AU NOM DU PEUPLE FRANÇAIS



COUR D'APPEL DE RENNES

ARRÊT DU 16 OCTOBRE 2018





COMPOSITION DE LA COUR LORS DES DÉBATS ET DU DÉLIBÉRÉ:

Président : Monsieur Pierre CALLOCH, Président de chambre, rapporteur

Assesseur : Madame Olivia JEORGER-LE GAC, Conseillère,

Assesseur ...

3ème Chambre Commerciale

ARRÊT N° 375

N° RG 18/02728 et 18/02730

Etablissement Public SNCF RESEAU

C/

SAS COMBIWEST

SELARL FIDES

Infirme partiellement, réforme ou modifie certaines dispositions de la décision déférée

Copie exécutoire délivrée

le :

à : Me X...

Me Y...

RÉPUBLIQUE FRANÇAISE

AU NOM DU PEUPLE FRANÇAIS

COUR D'APPEL DE RENNES

ARRÊT DU 16 OCTOBRE 2018

COMPOSITION DE LA COUR LORS DES DÉBATS ET DU DÉLIBÉRÉ:

Président : Monsieur Pierre CALLOCH, Président de chambre, rapporteur

Assesseur : Madame Olivia JEORGER-LE GAC, Conseillère,

Assesseur : Monsieur Dominique GARET, Conseiller,

GREFFIER :

Madame Isabelle GESLIN OMNES, lors des débats et lors du prononcé

DÉBATS :

A l'audience publique du 04 Septembre 2018

ARRÊT :

contradictoire, prononcé publiquement le 16 Octobre 2018 par mise à disposition au greffe comme indiqué à l'issue des débats

****

APPELANTE :

SNCF RESEAU, immatriculé au RCS de Bobigny sous le n° 412 280 737, établissement public à caractère industriel et commercial, représenté par le président de son conseil d'administration domicilié [...]
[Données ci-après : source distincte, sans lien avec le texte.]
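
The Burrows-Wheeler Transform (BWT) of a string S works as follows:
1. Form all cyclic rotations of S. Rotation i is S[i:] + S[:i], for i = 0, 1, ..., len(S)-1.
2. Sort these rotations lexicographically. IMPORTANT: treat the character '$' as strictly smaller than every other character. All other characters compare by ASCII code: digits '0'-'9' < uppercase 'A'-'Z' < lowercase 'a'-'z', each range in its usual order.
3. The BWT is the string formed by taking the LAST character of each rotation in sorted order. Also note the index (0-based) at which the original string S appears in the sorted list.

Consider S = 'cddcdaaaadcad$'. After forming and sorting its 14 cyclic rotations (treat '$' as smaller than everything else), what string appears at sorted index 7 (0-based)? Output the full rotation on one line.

All 14 rotations (rotation i = S[i:]+S[:i]):
  rot[0] = cddcdaaaadcad$
  rot[1] = ddcdaaaadcad$c
  rot[2] = dcdaaaadcad$cd
  rot[3] = cdaaaadcad$cdd
  rot[4] = daaaadcad$cddc
  rot[5] = aaaadcad$cddcd
  rot[6] = aaadcad$cddcda
  rot[7] = aadcad$cddcdaa
  rot[8] = adcad$cddcdaaa
  rot[9] = dcad$cddcdaaaa
  rot[10] = cad$cddcdaaaad
  rot[11] = ad$cddcdaaaadc
  rot[12] = d$cddcdaaaadca
  rot[13] = $cddcdaaaadcad
Sorted (with $ < everything):
  sorted[0] = $cddcdaaaadcad
  sorted[1] = aaaadcad$cddcd
  sorted[2] = aaadcad$cddcda
  sorted[3] = aadcad$cddcdaa
  sorted[4] = ad$cddcdaaaadc
  sorted[5] = adcad$cddcdaaa
  sorted[6] = cad$cddcdaaaad
  sorted[7] = cdaaaadcad$cdd
  sorted[8] = cddcdaaaadcad$
  sorted[9] = d$cddcdaaaadca
  sorted[10] = daaaadcad$cddc
  sorted[11] = dcad$cddcdaaaa
  sorted[12] = dcdaaaadcad$cd
  sorted[13] = ddcdaaaadcad$c
sorted[7] = cdaaaadcad$cdd

Answer: cdaaaadcad$cdd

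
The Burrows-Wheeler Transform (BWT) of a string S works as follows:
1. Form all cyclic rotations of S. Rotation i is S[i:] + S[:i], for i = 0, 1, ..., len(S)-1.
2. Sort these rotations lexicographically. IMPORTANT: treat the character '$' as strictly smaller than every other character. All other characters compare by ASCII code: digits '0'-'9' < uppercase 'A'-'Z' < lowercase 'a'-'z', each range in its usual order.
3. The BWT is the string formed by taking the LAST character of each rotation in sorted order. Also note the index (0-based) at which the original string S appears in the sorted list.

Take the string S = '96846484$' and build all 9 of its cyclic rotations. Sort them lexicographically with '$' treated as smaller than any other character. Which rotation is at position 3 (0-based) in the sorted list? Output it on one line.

Answer: 484$96846

Derivation:
All 9 rotations (rotation i = S[i:]+S[:i]):
  rot[0] = 96846484$
  rot[1] = 6846484$9
  rot[2] = 846484$96
  rot[3] = 46484$968
  rot[4] = 6484$9684
  rot[5] = 484$96846
  rot[6] = 84$968464
  rot[7] = 4$9684648
  rot[8] = $96846484
Sorted (with $ < everything):
  sorted[0] = $96846484
  sorted[1] = 4$9684648
  sorted[2] = 46484$968
  sorted[3] = 484$96846
  sorted[4] = 6484$9684
  sorted[5] = 6846484$9
  sorted[6] = 84$968464
  sorted[7] = 846484$96
  sorted[8] = 96846484$
sorted[3] = 484$96846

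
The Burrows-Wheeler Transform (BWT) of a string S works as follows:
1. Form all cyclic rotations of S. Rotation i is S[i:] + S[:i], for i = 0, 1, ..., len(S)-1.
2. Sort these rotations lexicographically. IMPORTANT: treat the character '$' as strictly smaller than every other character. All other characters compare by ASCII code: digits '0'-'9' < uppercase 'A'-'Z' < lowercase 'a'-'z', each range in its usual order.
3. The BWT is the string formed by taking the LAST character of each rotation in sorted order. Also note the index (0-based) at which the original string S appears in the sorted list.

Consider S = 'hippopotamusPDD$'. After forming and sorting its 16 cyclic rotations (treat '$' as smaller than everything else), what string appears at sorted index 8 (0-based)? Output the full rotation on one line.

All 16 rotations (rotation i = S[i:]+S[:i]):
  rot[0] = hippopotamusPDD$
  rot[1] = ippopotamusPDD$h
  rot[2] = ppopotamusPDD$hi
  rot[3] = popotamusPDD$hip
  rot[4] = opotamusPDD$hipp
  rot[5] = potamusPDD$hippo
  rot[6] = otamusPDD$hippop
  rot[7] = tamusPDD$hippopo
  rot[8] = amusPDD$hippopot
  rot[9] = musPDD$hippopota
  rot[10] = usPDD$hippopotam
  rot[11] = sPDD$hippopotamu
  rot[12] = PDD$hippopotamus
  rot[13] = DD$hippopotamusP
  rot[14] = D$hippopotamusPD
  rot[15] = $hippopotamusPDD
Sorted (with $ < everything):
  sorted[0] = $hippopotamusPDD
  sorted[1] = D$hippopotamusPD
  sorted[2] = DD$hippopotamusP
  sorted[3] = PDD$hippopotamus
  sorted[4] = amusPDD$hippopot
  sorted[5] = hippopotamusPDD$
  sorted[6] = ippopotamusPDD$h
  sorted[7] = musPDD$hippopota
  sorted[8] = opotamusPDD$hipp
  sorted[9] = otamusPDD$hippop
  sorted[10] = popotamusPDD$hip
  sorted[11] = potamusPDD$hippo
  sorted[12] = ppopotamusPDD$hi
  sorted[13] = sPDD$hippopotamu
  sorted[14] = tamusPDD$hippopo
  sorted[15] = usPDD$hippopotam
sorted[8] = opotamusPDD$hipp

Answer: opotamusPDD$hipp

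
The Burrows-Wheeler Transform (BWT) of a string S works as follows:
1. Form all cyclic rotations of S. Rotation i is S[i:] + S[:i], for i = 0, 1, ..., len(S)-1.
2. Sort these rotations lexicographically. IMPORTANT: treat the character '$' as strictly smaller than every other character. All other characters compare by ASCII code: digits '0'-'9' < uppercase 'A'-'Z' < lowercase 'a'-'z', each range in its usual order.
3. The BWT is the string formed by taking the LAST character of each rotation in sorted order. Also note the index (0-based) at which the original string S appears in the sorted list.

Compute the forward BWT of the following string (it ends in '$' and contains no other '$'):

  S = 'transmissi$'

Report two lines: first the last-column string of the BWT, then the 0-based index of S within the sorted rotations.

Answer: irsmsatsni$
10

Derivation:
All 11 rotations (rotation i = S[i:]+S[:i]):
  rot[0] = transmissi$
  rot[1] = ransmissi$t
  rot[2] = ansmissi$tr
  rot[3] = nsmissi$tra
  rot[4] = smissi$tran
  rot[5] = missi$trans
  rot[6] = issi$transm
  rot[7] = ssi$transmi
  rot[8] = si$transmis
  rot[9] = i$transmiss
  rot[10] = $transmissi
Sorted (with $ < everything):
  sorted[0] = $transmissi  (last char: 'i')
  sorted[1] = ansmissi$tr  (last char: 'r')
  sorted[2] = i$transmiss  (last char: 's')
  sorted[3] = issi$transm  (last char: 'm')
  sorted[4] = missi$trans  (last char: 's')
  sorted[5] = nsmissi$tra  (last char: 'a')
  sorted[6] = ransmissi$t  (last char: 't')
  sorted[7] = si$transmis  (last char: 's')
  sorted[8] = smissi$tran  (last char: 'n')
  sorted[9] = ssi$transmi  (last char: 'i')
  sorted[10] = transmissi$  (last char: '$')
Last column: irsmsatsni$
Original string S is at sorted index 10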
Représentée par Me Benoît X... de la SELARL LEXAVOUE RENNES ANGERS, postulant, avocat au barreau de RENNES

Représentée par Me Anne Z... de la SCP GRANRUT SOCIETE D'AVOCATS, plaidant, avocat au barreau de PARIS

INTIMÉES :

SAS COMBIWEST, placée en liquidation judiciaire par jugement tribunal de commerce de Brest du 22 04 2016, prise en la personne de son représentant légal domicilié [...]

Représentée par Me Philippe Y... de la A..., plaidant/postulant, avocat au barreau de BREST

SELARL FIDES représentée par Maître Bernard B..., ès qualités de mandataire liquidateur de la liquidation judiciaire de la SAS COMBIWEST, désignée à cette fonction par jugement du Tribunal de commerce de BREST du 22 avril 2016

[...]

Représentée par Me Philippe Y... de la A..., plaidant/postulant, avocat au barreau de BREST

FAITS ET PROCÉDURE

Suivant demande signée le 6 avril 2011, la société COMBIWEST, spécialisée dans le transport combiné rail-route, s'est vue attribuée des sillons par SNCF RÉSEAU, établissement public national à caractère industriel et commercial chargé de la gestion de l'infrastructure ferroviaire du réseau ferré national. Le 16 novembre 2012, les deux parties ont signé une convention d'occupation du domaine public permettant à la société COMBIWEST d'utiliser le site de RENNES PLATEAU DE BAUD pour exercer son activité.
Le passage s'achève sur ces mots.